Limitations & Future Work¶
- Evaluation limited to 7B-level models: Larger-scale models (e.g., 70B, 405B) were not included, making it uncertain whether the four-phase conclusions hold for larger models.
- Lack of fine-tuning recovery experiments post-pruning: The paper only evaluates direct pruning performance without exploring the potential for recovery via pruning + light fine-tuning, resulting in an insufficient comparison with the complete SOTA pipeline.
- Computational cost not fully discussed: The computational complexity of zigzag persistence scales quickly with the number of prompts and layers, and its scalability in large-scale applications needs to be evaluated.
- No exploration of token-level analysis: Point clouds are currently constructed at the prompt granularity, without considering token-level topological evolution, which could reveal more fine-grained model behaviors.
- Quantitative criteria for the four-phase division are not sufficiently clear: The phase boundaries are determined based on visual observation of descriptor curves, lacking automated phase detection algorithms.
Related Work & Insights¶
- vs ShortGPT (Layer Pruning): ShortGPT uses Block Influence (BI) to measure layer importance based on changes in cosine similarity of hidden states.

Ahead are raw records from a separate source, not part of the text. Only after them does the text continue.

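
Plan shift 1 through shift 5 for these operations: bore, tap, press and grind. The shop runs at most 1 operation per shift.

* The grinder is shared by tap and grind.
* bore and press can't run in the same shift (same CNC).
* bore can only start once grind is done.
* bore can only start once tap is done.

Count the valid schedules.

40

Splitting on bore: it can be shift 3 (4), shift 4 (12), shift 5 (24). Listing each branch's schedules as (tap, press, grind) by shift number:
bore=shift 3: (1,4,2) (1,5,2) (2,4,1) (2,5,1) — 4.
bore=shift 4: (1,2,3) (1,3,2) (1,5,2) (1,5,3) (2,1,3) (2,3,1) (2,5,1) (2,5,3) (3,1,2) (3,2,1) (3,5,1) (3,5,2) — 12.
bore=shift 5: (1,2,3) (1,2,4) (1,3,2) (1,3,4) (1,4,2) (1,4,3) (2,1,3) (2,1,4) (2,3,1) (2,3,4) (2,4,1) (2,4,3) (3,1,2) (3,1,4) (3,2,1) (3,2,4) (3,4,1) (3,4,2) (4,1,2) (4,1,3) (4,2,1) (4,2,3) (4,3,1) (4,3,2) — 24.
Summing: 4 + 12 + 24 = 40.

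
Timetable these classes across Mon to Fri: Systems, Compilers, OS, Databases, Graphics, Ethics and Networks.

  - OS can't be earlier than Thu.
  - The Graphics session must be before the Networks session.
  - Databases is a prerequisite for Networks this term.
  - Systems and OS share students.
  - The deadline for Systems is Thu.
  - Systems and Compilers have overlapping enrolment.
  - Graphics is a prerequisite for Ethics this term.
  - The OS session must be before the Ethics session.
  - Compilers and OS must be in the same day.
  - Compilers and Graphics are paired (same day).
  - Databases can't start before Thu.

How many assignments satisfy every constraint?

3

Enumerating: Compilers=Thu; Ethics=Fri; OS=Thu; Networks=Fri; Systems=Mon; Graphics=Thu; Databases=Thu | Ethics=Fri; Networks=Fri; OS=Thu; Systems=Tue; Graphics=Thu; Compilers=Thu; Databases=Thu | Systems=Wed, Ethics=Fri, Networks=Fri, Databases=Thu, Compilers=Thu, OS=Thu, Graphics=Thu.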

The proposed method takes a topological perspective, independent of linear metrics like cosine similarity, capturing richer non-linear structural changes. While comparable in pruning effectiveness, the topological perspective here offers deeper interpretability.
- vs Intrinsic Dimension approaches (Ansuini et al.): Intrinsic dimension methods discover semantic emergence in middle layers but only provide scalar descriptions. The topological descriptors in this paper provide multi-dimensional dynamic information (birth rate, death rate, lifetime distribution, etc.), offering a richer representation analysis framework.
- vs Betti number approaches (Rieck et al.): Prior work observed that Betti numbers remain stable across different datasets on the same architecture and decrease with depth. Our zigzag persistence not only captures Betti numbers of each layer but also tracks the persistence and death of the same topological features across layers, providing temporal-like dimension information.
- vs Representation similarity methods like CKA/CCA: Methods like CKA measure overall similarity of representations between layers but lose topological structural information. The proposed method is complementary to CKA and can be used jointly for a more comprehensive cross-layer analysis.
Rating¶
- Novelty: ⭐⭐⭐⭐⭐ — First to systematically apply zigzag persistence to LLM internal representation analysis, where the "layer-as-time" conceptual mapping is natural and powerful.
- Experimental Thoroughness: ⭐⭐⭐⭐ — Consistency of descriptors is verified across multiple models and datasets, but the depth of comparison in pruning experiments could be strengthened.
- Writing Quality: ⭐⭐⭐⭐ — Clearly explains the complex topological mathematical framework, balancing mathematical rigor and readability well.
- Value: ⭐⭐⭐⭐ — The topological perspective opens up a new direction for LLM understanding and compression, and the four-phase discovery is inspiring, though its practical utility requires further verification.